There were other wines too. A 2002 Robert Hunter, Brut Blanc de Noir, Sonoma Valley really hit the spot. It is mature with the right amount of bubbles and brioche. Others liked it as well for the bottle was rapidly drained. The 2010 Palazzone, Orvieto Classico Superiore Campo del Guardiano is far more mature than the Bründlmayer. The acidity is more piercing with flavors of orchard fruit, dried herbs, and lychees. A solid wine in comparison. We finally had a solid bottle of 1970 La Mission Haut Brion, Graves. It was completely drinkable, not too far over the hill, but not worth writing any more about.

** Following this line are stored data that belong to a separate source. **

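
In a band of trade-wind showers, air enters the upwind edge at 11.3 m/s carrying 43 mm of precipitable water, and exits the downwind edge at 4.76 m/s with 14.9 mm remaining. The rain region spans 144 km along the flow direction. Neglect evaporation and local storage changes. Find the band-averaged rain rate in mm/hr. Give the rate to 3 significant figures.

Column moisture flux per unit crosswind length is F = V × PW.
Inflow: F_in = 11.3 × 43 = 485.9 mm·m/s
Outflow: F_out = 4.76 × 14.9 = 70.924 mm·m/s
Steady-state rate R = (F_in − F_out)/L = (485.9 − 70.924) / 144000 m = 2.882e-03 mm/s.
R = 2.882e-03 × 3600 = 10.4 mm/hr.

R ≈ 10.4 mm/hr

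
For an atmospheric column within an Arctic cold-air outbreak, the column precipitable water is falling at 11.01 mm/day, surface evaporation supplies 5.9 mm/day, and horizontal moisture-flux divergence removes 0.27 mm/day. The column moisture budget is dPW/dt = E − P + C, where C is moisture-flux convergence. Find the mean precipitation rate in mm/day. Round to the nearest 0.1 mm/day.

P ≈ 16.6 mm/day

dPW/dt = -11.01 mm/day.
P = E + C − dPW/dt = 5.9 + (-0.27) − (-11.01) = 16.6 mm/day.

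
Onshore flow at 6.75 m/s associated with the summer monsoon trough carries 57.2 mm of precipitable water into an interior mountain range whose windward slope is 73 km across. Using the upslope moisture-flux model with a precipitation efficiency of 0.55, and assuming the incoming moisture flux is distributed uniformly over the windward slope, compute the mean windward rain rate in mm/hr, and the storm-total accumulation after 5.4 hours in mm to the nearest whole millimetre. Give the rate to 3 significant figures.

R ≈ 10.5 mm/hr; total ≈ 57 mm

Incoming column moisture flux per unit ridge length: F = V × PW = 6.75 × 57.2 = 386.1 mm·m/s.
Spread over the 73 km slope with efficiency ε = 0.55: R = ε·F/W = 0.55 × 386.1 / 73000 m = 2.909e-03 mm/s.
R = 2.909e-03 × 3600 = 10.5 mm/hr.
Over 5.4 h: total = 10.5 × 5.4 = 56.7 ≈ 57 mm.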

I really liked the 2009 Pascal Aufranc, Vieilles Vignes de 1939, Chenas. It was four years ago that I last drank this and I now believe it is fully mature. There is less strawberry and Kirsch flavor now. It leans towards an autumnal spectrum with the tannins fully integrated. We soon swung towards the modern spectrum with the 2011 Clos St Jean, Chateauneuf du Pape (16% ABV!) and 2008 Cayuse, God Only Knows, Walla Walla Valley. Both wines were double-decanted for several hours. The Clos St Jean showed rather well with plenty of grip and some complexity. But it was the Cayuse which wowed me. My best description is as if Chateau des Tours made wine in Walla Walla. Ethereal yet backed by substance, complex with no assertive structure. Great stuff. There was a bottle of 2013 El Nido, Clio, Jumilla which I did not like at all. Too modern, clean, and massive. We wrapped the evening up with a bottle of 1986 Fetzer, Port, Mendocino County. This actually bore a resemblance to a traditional Port. It was a bit simple, short, and spirituous but the flavor profile was right.